A practical recipe when async-profiler shows itable_stub in your hot loop:

  1. Identify the site. -XX:+PrintInlining will tell you which (megamorphic) call is the offender.
  2. Profile receiver types. Add temporary logging or use JFR's MethodSample events to find the type distribution.
  3. Decide the refactor:
  4. If the loop iterates over heterogeneous types, group by type before the loop.
  5. If the types are a closed set, seal the interface.
  6. If the call is across a true plugin boundary, accept the cost and look elsewhere.
  7. Validate. Re-run JMH. Compare flame graphs. Confirm itable_stub is gone or the loop body is now inlined.
  8. Document. Add a comment explaining the structure ("intentionally per-type loops to keep dispatch monomorphic") so a future refactor doesn't re-introduce the megamorphic pattern.

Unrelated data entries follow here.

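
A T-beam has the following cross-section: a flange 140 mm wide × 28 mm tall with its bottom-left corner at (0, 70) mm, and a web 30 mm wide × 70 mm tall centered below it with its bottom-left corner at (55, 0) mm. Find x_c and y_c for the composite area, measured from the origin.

Part | A | x̄ᵢ | ȳᵢ | A·x̄ᵢ | A·ȳᵢ
web | 2100.00 | 70.00 | 35.00 | 147000.00 | 73500.00
flange | 3920.00 | 70.00 | 84.00 | 274400.00 | 329280.00
Σ | 6020.00 |  |  | 421400.00 | 402780.00
x_c = 421400.00 / 6020.00 = 70.00 mm
y_c = 402780.00 / 6020.00 = 66.91 mm

x_c = 70.00 mm, y_c = 66.91 mm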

11. JIT compilation tiers and dispatch

OpenJDK has multiple tiers:

  • Tier 0: interpreter. Vtable lookup per call. Profiles call sites.
  • Tier 3 (C1 with profiling): uses interpreter's profile to emit guarded inline caches.
  • Tier 4 (C2): full optimization, including aggressive devirtualization and inlining.

A method that only runs briefly never reaches Tier 4 — it dispatches via Tier 0/3 throughout. For very hot methods, you want Tier 4 promotion: confirm with -XX:+PrintCompilation (look for 4 in the tier column).

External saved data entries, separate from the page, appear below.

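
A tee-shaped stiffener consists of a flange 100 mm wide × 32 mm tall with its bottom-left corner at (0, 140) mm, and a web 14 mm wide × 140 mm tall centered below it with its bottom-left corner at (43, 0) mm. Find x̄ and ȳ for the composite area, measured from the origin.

x̄ = 50.00 mm, ȳ = 123.33 mm

web: A = 14 × 140 = 1960.00, centroid at (50.00, 70.00).
flange: A = 100 × 32 = 3200.00, centroid at (50.00, 156.00).
ΣA = 5160.00 mm²
ΣAx̄ = (1960.00)(50.00) + (3200.00)(50.00) = 258000.00 mm³
ΣAȳ = (1960.00)(70.00) + (3200.00)(156.00) = 636400.00 mm³
x̄ = 258000.00 / 5160.00 = 50.00 mm
ȳ = 636400.00 / 5160.00 = 123.33 mm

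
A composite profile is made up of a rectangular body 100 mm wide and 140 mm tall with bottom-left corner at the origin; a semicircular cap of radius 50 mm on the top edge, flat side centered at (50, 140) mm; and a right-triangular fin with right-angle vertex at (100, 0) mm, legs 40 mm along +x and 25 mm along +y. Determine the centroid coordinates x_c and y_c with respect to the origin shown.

x_c = 51.72 mm, y_c = 87.77 mm

rectangular body: A = 100 × 140 = 14000.00, centroid at (50.00, 70.00).
semicircular top: A = ½π·50² = 3926.99, centroid at (50.00, 161.22).
triangular fin: A = ½·40·25 = 500.00, centroid at (113.33, 8.33).
ΣA = 18426.99 mm²
ΣAx_c = (14000.00)(50.00) + (3926.99)(50.00) + (500.00)(113.33) = 953016.21 mm³
ΣAy_c = (14000.00)(70.00) + (3926.99)(161.22) + (500.00)(8.33) = 1617278.71 mm³
x_c = 953016.21 / 18426.99 = 51.72 mm
y_c = 1617278.71 / 18426.99 = 87.77 mm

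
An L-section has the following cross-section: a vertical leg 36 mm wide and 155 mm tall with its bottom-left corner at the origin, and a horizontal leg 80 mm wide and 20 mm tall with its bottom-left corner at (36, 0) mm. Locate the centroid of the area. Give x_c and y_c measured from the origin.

x_c = 30.92 mm, y_c = 62.46 mm

vertical leg: A = 36 × 155 = 5580.00, centroid at (18.00, 77.50).
horizontal leg: A = 80 × 20 = 1600.00, centroid at (76.00, 10.00).
ΣA = 7180.00 mm²
ΣAx_c = (5580.00)(18.00) + (1600.00)(76.00) = 222040.00 mm³
ΣAy_c = (5580.00)(77.50) + (1600.00)(10.00) = 448450.00 mm³
x_c = 222040.00 / 7180.00 = 30.92 mm
y_c = 448450.00 / 7180.00 = 62.46 mm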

If a method should be Tier 4 but isn't, the usual cause is the method being too large (-XX:CompileThreshold, -XX:HotMethodDetectionLimit) or being deoptimised repeatedly. The latter often points at unstable inline-cache patterns — a megamorphic call site causing repeated invalidation.

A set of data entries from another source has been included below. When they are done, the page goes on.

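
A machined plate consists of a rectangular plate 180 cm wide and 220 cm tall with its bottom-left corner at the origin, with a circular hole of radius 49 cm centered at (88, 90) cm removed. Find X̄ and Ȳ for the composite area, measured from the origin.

plate: A = 180 × 220 = 39600.00, centroid at (90.00, 110.00).
hole: A = −π·49² = -7542.96, centroid at (88.00, 90.00).
ΣA = 32057.04 cm², ΣAX̄ = 2900219.17 cm³, ΣAȲ = 3677133.24 cm³.
X̄ = 2900219.17/32057.04 = 90.47 cm; Ȳ = 3677133.24/32057.04 = 114.71 cm.

X̄ = 90.47 cm, Ȳ = 114.71 cm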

12. Don't optimize what you haven't measured

A common trap: refactoring polymorphism out of code "for performance" without ever profiling. The cost in many cases is below noise, and the refactor harms readability and design. The rule:

  • Profile first (async-profiler, JFR).
  • Find dispatch in the top 5% of CPU.
  • Apply the smallest fix that restores monomorphism.
  • Re-measure.
  • Stop.

If dispatch is at 2% of total CPU, fixing it gives you 2% throughput improvement — and even that only if the fix doesn't slow something else down. Compared with database, network, GC, or allocation costs, dispatch is rarely the bottleneck in modern Java.

See ../05-escape-analysis-and-scalar-replacement/ for the related JIT optimisations that compound with devirtualization.


13. Quick rules

  • Vtable call: ~3-4 ns warm; the real cost is the foregone inlining.
  • Itable call: ~5-6 ns megamorphic; ~3 ns monomorphic via inline cache.
  • CHA + final + sealed are the JIT's friends; records are sealed-and-final by design.
  • JMH benchmarks reveal the monomorphic/bimorphic/megamorphic step function clearly.
  • Class loading time grows roughly quadratically with hierarchy depth at constant methods-per-level.
  • Metaspace footprint of vtables is meaningful at scale (MB-range in large apps).
  • Refactor megamorphic sites by grouping by type or sealing the hierarchy.
  • Profile before refactoring. Most code doesn't need dispatch tuning.

14. What's next

Topic File
Hands-on HSDB / JOL / JMH exercises tasks.md
Interview Q&A interview.md

Memorize this: the cost difference is monomorphic ~free, bimorphic ~40% slower, megamorphic ~3-4x slower than the inlined baseline. Sealed types + records + final are how you keep call sites monomorphic. JMH and async-profiler are how you confirm it. Don't tune dispatch without numbers.